Structuring your strategy on sound data

Published: 06 June 2018


 “Quality data is good business,” says Stuart Pearce, managing director of TD Global, “and is now the currency of global organisations. However, without a strategy to ensure both the quality and democratisation of your data, you’re sitting in a rocking chair. Moving, but not going anywhere.”

While “CDO” – chief data officer – has become a fixture in the C-suite, companies around the globe are still not entirely on track when it comes to using the data to make business decisions or giving access to those who should be making decisions. “According to Gartner figures published in Harvard Business Review in mid-2017, cross-industry studies found that around 70% of employees have access to data they should not, and analysts spend 80% of their time on discovering and preparing data,” Pearce says.

This scenario makes for easy data breaches and data technology that can’t stand up to the demands required by businesses, he adds. So, how does an organisation ensure quality, robust data that adds value?

Firstly,” Pearce asserts, “the data management team, often headed by a CDO, must clarify precisely what they want their data to achieve, and use that as a base for a strategic data management plan.

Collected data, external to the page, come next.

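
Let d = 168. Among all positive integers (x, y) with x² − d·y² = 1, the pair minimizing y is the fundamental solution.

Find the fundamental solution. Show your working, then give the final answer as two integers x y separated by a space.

[12; 1,24] for √168; ℓ=2 ⇒ convergent index 1
k=0  a_k=12  p_k/q_k = 12/1
k=1  a_k=1  p_k/q_k = 13/1
→ (13, 1).  Check: 13²=169, 168·1²=168, difference 1.

13 1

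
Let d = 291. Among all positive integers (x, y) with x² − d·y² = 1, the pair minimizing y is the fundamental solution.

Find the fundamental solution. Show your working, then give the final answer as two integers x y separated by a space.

√291 = [17; 17,34, …], period ℓ=2 (even) → k=1
k=0  a_k=17  p_k/q_k = 17/1
k=1  a_k=17  p_k/q_k = 290/17
(x₁, y₁) = (290, 17);  290² − 291·17² = 1 ✓

290 17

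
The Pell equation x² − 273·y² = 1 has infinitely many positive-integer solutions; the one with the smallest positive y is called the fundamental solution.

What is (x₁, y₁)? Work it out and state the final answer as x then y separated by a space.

727 44

√273 = [16; 1,1,10,1,1,32, …], period ℓ=6 (even) → k=5
i=0: a=16 ⇒ p=16, q=1
i=1: a=1 ⇒ p=17, q=1
i=2: a=1 ⇒ p=33, q=2
i=3: a=10 ⇒ p=347, q=21
i=4: a=1 ⇒ p=380, q=23
i=5: a=1 ⇒ p=727, q=44
(x₁, y₁) = (727, 44);  727² − 273·44² = 1 ✓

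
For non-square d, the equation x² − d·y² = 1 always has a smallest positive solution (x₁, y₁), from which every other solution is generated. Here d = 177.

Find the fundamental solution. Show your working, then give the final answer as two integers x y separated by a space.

d=177: √d = [13; 3,3,2,8,2,3,3,26] (ℓ=8, even), read p_7/q_7
k=0  a_k=13  p_k/q_k = 13/1
…
k=4  a_k=8  p_k/q_k = 2581/194
…
k=6  a_k=3  p_k/q_k = 18985/1427
k=7  a_k=3  p_k/q_k = 62423/4692
(x₁, y₁) = (62423, 4692);  62423² − 177·4692² = 1 ✓

62423 4692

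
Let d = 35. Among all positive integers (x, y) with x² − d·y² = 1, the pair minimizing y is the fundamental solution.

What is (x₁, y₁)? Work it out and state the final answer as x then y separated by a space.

6 1

[5; 1,10] for √35; ℓ=2 ⇒ convergent index 1
i=0: a=5 ⇒ p=5, q=1
i=1: a=1 ⇒ p=6, q=1
fundamental: x₁=6, y₁=1  (since 36 − 35·1 = 1)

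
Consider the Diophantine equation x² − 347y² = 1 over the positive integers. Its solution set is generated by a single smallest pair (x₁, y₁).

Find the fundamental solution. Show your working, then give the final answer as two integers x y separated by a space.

[18; 1,1,1,2,4,…,1,1,36] for √347; ℓ=14 ⇒ convergent index 13
i=0: a=18 ⇒ p=18, q=1
…
i=3: a=1 ⇒ p=56, q=3
i=4: a=2 ⇒ p=149, q=8
i=5: a=4 ⇒ p=652, q=35
…
i=8: a=1 ⇒ p=15070, q=809
…
i=12: a=1 ⇒ p=402885, q=21628
i=13: a=1 ⇒ p=641602, q=34443
(x₁, y₁) = (641602, 34443);  641602² − 347·34443² = 1 ✓

641602 34443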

“This will enable organisations to allocate their resources for maximum efficiency, while structuring their data-management activities to support their overall strategy. All the while, the team must also remember that the build will give access to a number of different types of employees and ensure all are able to navigate their way toward answers or solutions for clients.”


Legacy data and silos

Once clarity of purpose is achieved, the big clean-up begins. “Legacy data that continues to sit in silos needs to be cleaned and updated for use in today’s market,” says Pearce, noting that the importance of this part of the process cannot be overstated. “If one cog in the centre of a massive machine doesn’t function, the machine ceases to function.”

Therefore, the CDO, with the team’s buy-in, must determine which of the existing data sets are valuable enough to migrate, and which can be left out of the new structure. “Anything that is not fit-for-purpose will not add value,” Pearce posits, “so the data team must constantly bear the result in mind.”

By starting with data hygiene and then migration of clean data, Pearce believes that the team can be assured that the rest of the structure is built on a solid foundation, making the path to data as a currency a successful one.

“Note, though, that TD Global recommends building contingency time into any deadline in case of errors during testing, and a project management system that is accessible to all may require broader access across the data team during the build.”